Top 8 Early Summer Flies That Catch Trout!
There’s a sweet spot in every fishing season.
It varies from year to year, but typically it’s found somewhere between mid-May and mid-June. The air temperatures are warm but not suffocating, the water temps are cool enough to make the fish active, and trout after trout seems to find their way into our nets. For the first time since September, the waders can be packed away in favor of less cumbersome wet wading gear. Here are a few favorite fly patterns for all those going out and taking advantage of this golden month of trout fishing!
May and June are also the prime months for some exceptional mayfly hatches, but caddis are perhaps the most reliable bugs to imitate. Caddis dries will successfully catch fish from late April through June on most trout waters and the Cutters caddis is one of the best patterns out there. The thinner body and sharply angled stacked elk/deer hair at the head makes for an extremely buoyant fly to fish in the roughest of water.
Rainbow Warriors don’t imitate any specific insect in particular but turn heads because of its flash. Few hatches are as important as the midge hatch. These tiny insects hatch every day no matter the weather. We love dropping this small fly off the back of a hopper or large parachute pattern.
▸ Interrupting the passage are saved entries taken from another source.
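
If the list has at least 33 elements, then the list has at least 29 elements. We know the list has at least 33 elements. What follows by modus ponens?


Modus ponens: P → Q, P ⊢ Q
P: the list has at least 33 elements
Q: the list has at least 29 elements
We have P → Q and P is true.
By modus ponens, Q must be true.

The list has at least 29 elements


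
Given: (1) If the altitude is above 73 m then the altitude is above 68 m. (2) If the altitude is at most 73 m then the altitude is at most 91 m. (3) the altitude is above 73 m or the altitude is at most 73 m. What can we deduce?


Constructive dilemma: (P → Q) ∧ (R → S), P ∨ R ⊢ Q ∨ S
Premise 1: the altitude is above 73 m → the altitude is above 68 m
Premise 2: the altitude is at most 73 m → the altitude is at most 91 m
Premise 3: the altitude is above 73 m ∨ the altitude is at most 73 m
Case 1: Assuming the altitude is above 73 m, then by Premise 1, the altitude is above 68 m.
Case 2: Assuming the altitude is at most 73 m, then by Premise 2, the altitude is at most 91 m.
Since one of the altitude is above 73 m or the altitude is at most 73 m must hold, we get the altitude is above 68 m or the altitude is at most 91 m.

The altitude is above 68 m or the altitude is at most 91 m.


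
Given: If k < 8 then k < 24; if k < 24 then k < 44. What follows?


Hypothetical syllogism: P → Q, Q → R ⊢ P → R
Premise 1: k < 8 → k < 24
Premise 2: k < 24 → k < 44
Chain the implications: the middle term (k < 24) links the two.
Conclusion: If k < 8, then k < 44.

If k < 8, then k < 44.


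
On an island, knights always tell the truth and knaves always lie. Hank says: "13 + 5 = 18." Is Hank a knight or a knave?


Statement: "13 + 5 = 18."
Actual: 13 + 5 = 18
Claimed: 18
Statement is TRUE → Hank tells the truth → Knight

Knight


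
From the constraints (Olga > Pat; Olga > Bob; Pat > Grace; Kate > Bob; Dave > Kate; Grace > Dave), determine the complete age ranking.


Constraints: Olga > Pat; Olga > Bob; Pat > Grace; Kate > Bob; Dave > Kate; Grace > Dave
Method: at each step, the next-highest is the one remaining person who never appears on the smaller side of a constraint between remaining people.
  Step 1: remaining {Olga, Kate, Dave, Pat, Grace, Bob}; on the smaller side: {Kate, Dave, Pat, Grace, Bob} → Olga is next (Olga > Pat; Olga > Bob).
  Step 2: remaining {Kate, Dave, Pat, Grace, Bob}; on the smaller side: {Kate, Dave, Grace, Bob} → Pat is next (Pat > Grace).
  Step 3: remaining {Kate, Dave, Grace, Bob}; on the smaller side: {Kate, Dave, Bob} → Grace is next (Grace > Dave).
  Step 4: remaining {Kate, Dave, Bob}; on the smaller side: {Kate, Bob} → Dave is next (Dave > Kate).
  Step 5: remaining {Kate, Bob}; on the smaller side: {Bob} → Kate is next (Kate > Bob).
  Step 6: only Bob remains → lowest.
Final ranking (highest to lowest):

Olga > Pat > Grace > Dave > Kate > Bob


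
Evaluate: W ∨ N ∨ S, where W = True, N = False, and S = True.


W = True, N = False, S = True
Step 1: W ∨ N = True OR False = True
Step 2: True ∨ S = True OR True = True
OR is true when at least one operand is true.

True


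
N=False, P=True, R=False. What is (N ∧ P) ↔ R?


N = False, P = True, R = False
Expression: (N ∧ P) ↔ R
Step 1: N ∧ P = False AND True = False
Step 2: (False) ↔ R = (False iff False) = True

True


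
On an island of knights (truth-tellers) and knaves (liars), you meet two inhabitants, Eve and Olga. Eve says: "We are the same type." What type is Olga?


Eve says: "We are the same type."
Case 1: Eve is a Knight (truth-teller)
  Statement is true → they ARE the same → Olga is also a Knight
Case 2: Eve is a Knave (liar)
  Statement is false → they are NOT the same → Olga is a Knight
In both cases, Olga is a Knight.

Knight


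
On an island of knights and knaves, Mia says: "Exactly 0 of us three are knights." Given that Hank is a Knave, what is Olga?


Mia claims exactly 0 knights among Mia, Hank, Olga.
Given: Hank is a Knave.

Case 1: Mia is a Knight (tells truth)
  Then exactly 0 of the three are knights.
  Counting Mia, Hank: 1 knight(s) so far. Need -1 more → impossible.
Case 2: Mia is a Knave (lies)
  Then the count is NOT 0.
  If Olga = Knave, count = 0 = 0 → claim would be true, contradicts lie.
  If Olga = Knight, count = 1 ≠ 0 → lie confirmed ✓

Olga is a Knight.

Knight


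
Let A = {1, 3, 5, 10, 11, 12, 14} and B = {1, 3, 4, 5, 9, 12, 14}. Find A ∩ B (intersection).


A = {1, 3, 5, 10, 11, 12, 14}
B = {1, 3, 4, 5, 9, 12, 14}
Operation: intersection
Elements in both: 1, 3, 5, 12, 14

{1, 3, 5, 12, 14}


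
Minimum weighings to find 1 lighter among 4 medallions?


Each weighing has 3 outcomes (left heavy / balance / right heavy), so k weighings distinguish at most 3^k cases; splitting into three near-equal groups achieves this.
Need 3^k ≥ 4: 3^1 = 3 < 4 ≤ 3^2 = 9
k = ⌈log₃(4)⌉ = 2

2


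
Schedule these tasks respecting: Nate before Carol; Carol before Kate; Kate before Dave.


Constraints: Nate before Carol; Carol before Kate; Kate before Dave
Method: repeatedly schedule the remaining task that has no remaining task required before it.
  Step 1: remaining {Carol, Kate, Nate, Dave}; every task except Nate still has a predecessor pending → schedule Nate.
  Step 2: remaining {Carol, Kate, Dave}; every task except Carol still has a predecessor pending → schedule Carol.
  Step 3: remaining {Kate, Dave}; every task except Kate still has a predecessor pending → schedule Kate.
  Step 4: only Dave remains → schedule Dave.
Resulting order:

Nate → Carol → Kate → Dave


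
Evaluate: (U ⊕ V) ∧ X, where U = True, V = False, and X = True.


U = True, V = False, X = True
Step 1: U ⊕ V = True XOR False = True
Step 2: True ∧ X = True AND True = True
XOR true when exactly one of U,V is true; then AND with X.

True


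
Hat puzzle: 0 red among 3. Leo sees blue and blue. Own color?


Total red = 0, seen red = 0
Own red = 0 - 0 = 0
Leo's hat is blue.

blue


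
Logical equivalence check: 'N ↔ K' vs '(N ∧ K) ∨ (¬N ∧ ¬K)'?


Expression 1: N ↔ K
Expression 2: (N ∧ K) ∨ (¬N ∧ ¬K)
Truth table (N K | Expr1 Expr2):
  T T |   T     T
  T F |   F     F
  F T |   F     F
  F F |   T     T
All 4 rows agree, so the expressions are logically equivalent.

Yes


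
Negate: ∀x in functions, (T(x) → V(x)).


Original: ∀x (T(x) → V(x))
Rule: ¬∀→∃, ¬∃→∀, negate predicate.
Negation: ∃x (T(x) ∧ ¬V(x))

∃x (T(x) ∧ ¬V(x))


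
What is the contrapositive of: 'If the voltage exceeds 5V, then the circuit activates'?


Original: If the voltage exceeds 5V, then the circuit activates
Contrapositive: If ¬Q, then ¬P
Negate Q: not (the circuit activates)
Negate P: not (the voltage exceeds 5V)

If not (the circuit activates), then not (the voltage exceeds 5V).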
The Hi-Vis Parachute Adams is a classic mayfly imitation that has stood the test of time. The bright yellow and red post allows for high visibility in both low and bright light conditions. It truly is one of the best dry flies to use to prospect for trout.
The Hi-Vis Parachute Sulphur is great for sulphur hatches in the evenings and for later afternoon PMDs. The bright yellow and red post allows for high visibility in both low and bright light conditions.
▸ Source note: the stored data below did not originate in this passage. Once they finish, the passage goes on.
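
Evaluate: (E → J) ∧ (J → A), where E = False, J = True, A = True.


E = False, J = True, A = True
Step 1: E → J is false only when E=True and J=False. Result: True
Step 2: J → A is false only when J=True and A=False. Result: True
Step 3: True ∧ True = True

True


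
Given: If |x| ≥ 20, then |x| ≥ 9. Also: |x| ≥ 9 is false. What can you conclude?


Modus tollens: P → Q, ¬Q ⊢ ¬P
P: |x| ≥ 20
Q: |x| ≥ 9
We have P → Q and Q is false.
By modus tollens, P must be false.

It is not the case that |x| ≥ 20


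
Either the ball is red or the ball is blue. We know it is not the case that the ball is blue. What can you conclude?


Disjunctive syllogism: P ∨ Q, ¬P ⊢ Q
Disjunction: the ball is red ∨ the ball is blue
We know it is not the case that the ball is blue.
By disjunctive syllogism, the other disjunct must be true.

The ball is red


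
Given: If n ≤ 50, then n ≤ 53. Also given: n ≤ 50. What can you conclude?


Modus ponens: P → Q, P ⊢ Q
P: n ≤ 50
Q: n ≤ 53
We have P → Q and P is true.
By modus ponens, Q must be true.

n ≤ 53


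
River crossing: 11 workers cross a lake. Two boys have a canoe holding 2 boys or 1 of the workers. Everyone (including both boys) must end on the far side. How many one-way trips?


Per crossing of one of the workers: boys→, one←, one of the workers→, one← = 4 trips
11 × 4 = 44, + 1 final boys→ = 45
Minimum trips = 45

45


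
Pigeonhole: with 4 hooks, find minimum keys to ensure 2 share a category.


Pigeonhole: to guarantee k in one of n categories, need (k-1)×n + 1.
k = 2, n = 4
Minimum = (2-1) × 4 + 1 = 1 × 4 + 1

5


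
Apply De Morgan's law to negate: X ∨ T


De Morgan's law: ¬(P ∨ Q) ≡ ¬P ∧ ¬Q
¬(X ∨ T) = ¬X ∧ ¬T

¬X ∧ ¬T


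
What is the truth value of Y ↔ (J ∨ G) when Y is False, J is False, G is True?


Y = False, J = False, G = True
Step 1: J ∨ G = False OR True = True
Step 2: Y ↔ (True): true when both sides have same truth value.
Result: False ↔ True = False

False


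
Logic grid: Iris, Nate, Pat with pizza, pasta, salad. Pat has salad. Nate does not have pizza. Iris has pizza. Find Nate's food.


From clues:
  Pat → salad
  Iris → pizza
By elimination, Nate gets the remaining.

pasta


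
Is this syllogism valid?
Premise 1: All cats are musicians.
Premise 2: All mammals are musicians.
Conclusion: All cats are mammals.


Premise 1: All cats are musicians.
Premise 2: All mammals are musicians.
Conclusion: All cats are mammals.
Fallacy: undistributed middle. musicians is predicate in both.
Counterexample: cats and mammals could be disjoint subsets of musicians.

Invalid


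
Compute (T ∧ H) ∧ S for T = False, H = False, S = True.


T = False, H = False, S = True
Step 1: T ∧ H = False AND False = False
Step 2: False ∧ S = False AND True = False
AND is true only when ALL operands are true.

False


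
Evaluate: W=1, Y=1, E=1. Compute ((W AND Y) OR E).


W AND Y = 1&1 = 1
1 OR 1 = 1

1


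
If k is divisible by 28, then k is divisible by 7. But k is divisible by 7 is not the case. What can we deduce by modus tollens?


Modus tollens: P → Q, ¬Q ⊢ ¬P
P: k is divisible by 28
Q: k is divisible by 7
We have P → Q and Q is false.
By modus tollens, P must be false.

It is not the case that k is divisible by 28


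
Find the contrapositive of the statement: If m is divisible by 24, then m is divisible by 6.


Original: If m is divisible by 24, then m is divisible by 6
Contrapositive: If ¬Q, then ¬P
Negate Q: not (m is divisible by 6)
Negate P: not (m is divisible by 24)

If not (m is divisible by 6), then not (m is divisible by 24).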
This fly is an excellent choice for early summer trout. For those wanting to fish a multiple nymph rig, its weight and visibility make for a fantastic point fly. Anglers who are sick of nymphing and would prefer a dry-dropper setup will be well-served to have a few of these in their pack as well. While its size threatens to sink smaller, more delicate nymphs, the girdle bug works great as a dropper below a larger dry like a Chubby Chernobyl or hopper imitation.
Some think that streamers are only to be used in high water or during the chill of Autumn. That’s not the case! Big fish need to pack on the calories all year, making streamer flies worthy offerings during the early summer months when flows are high. The Shimmering Minnow perfectly imitates young of the year creek chubs that entice gnarly old brown trout from the depths.
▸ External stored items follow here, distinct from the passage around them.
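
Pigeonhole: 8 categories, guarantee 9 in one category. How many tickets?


Pigeonhole: to guarantee k in one of n categories, need (k-1)×n + 1.
k = 9, n = 8
Minimum = (9-1) × 8 + 1 = 8 × 8 + 1

65


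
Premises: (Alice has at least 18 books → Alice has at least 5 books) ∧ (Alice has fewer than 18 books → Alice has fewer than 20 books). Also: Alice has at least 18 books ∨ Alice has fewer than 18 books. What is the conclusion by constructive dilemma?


Constructive dilemma: (P → Q) ∧ (R → S), P ∨ R ⊢ Q ∨ S
Premise 1: Alice has at least 18 books → Alice has at least 5 books
Premise 2: Alice has fewer than 18 books → Alice has fewer than 20 books
Premise 3: Alice has at least 18 books ∨ Alice has fewer than 18 books
Case 1: Assuming Alice has at least 18 books, then by Premise 1, Alice has at least 5 books.
Case 2: Assuming Alice has fewer than 18 books, then by Premise 2, Alice has fewer than 20 books.
Since one of Alice has at least 18 books or Alice has fewer than 18 books must hold, we get Alice has at least 5 books or Alice has fewer than 20 books.

Alice has at least 5 books or Alice has fewer than 20 books.


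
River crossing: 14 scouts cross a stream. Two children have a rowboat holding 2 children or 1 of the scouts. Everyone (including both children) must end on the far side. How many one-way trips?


Per crossing of one of the scouts: children→, one←, one of the scouts→, one← = 4 trips
14 × 4 = 56, + 1 final children→ = 57
Minimum trips = 57

57


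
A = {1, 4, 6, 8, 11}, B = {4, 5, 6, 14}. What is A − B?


A = {1, 4, 6, 8, 11}
B = {4, 5, 6, 14}
Operation: difference A − B
In A but not B: 1, 8, 11

{1, 8, 11}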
Terrestrial season doesn’t have to wait until August to get underway. The minute hoppers start showing up the fish will key on them. Using a parachute hopper with a trailing nymph (say, a size #16 or #18 prince) is a productive way to probe new water in search of willing trout. Strikes will be just as violent in early summer as they will in a few more months!
These tungsten jig nymphs are ideal for fast water and deep runs. Fish these 12-inches below another fly of your choice. It’s an effective stonefly and mayfly imitation. Pair with heavier nymphs to target extremely deep pools with fast water or use a small indicator (or tight-line style) to tumble this attractor fly near the bottom.
Early summer is when fly fishers burn vacation days and schedule trips to their favorite trout waters. It’s the perfect blend of fishing conditions and productive catching. Make sure these four flies find their way into your box and be ready for some of the best trout fishing of the year!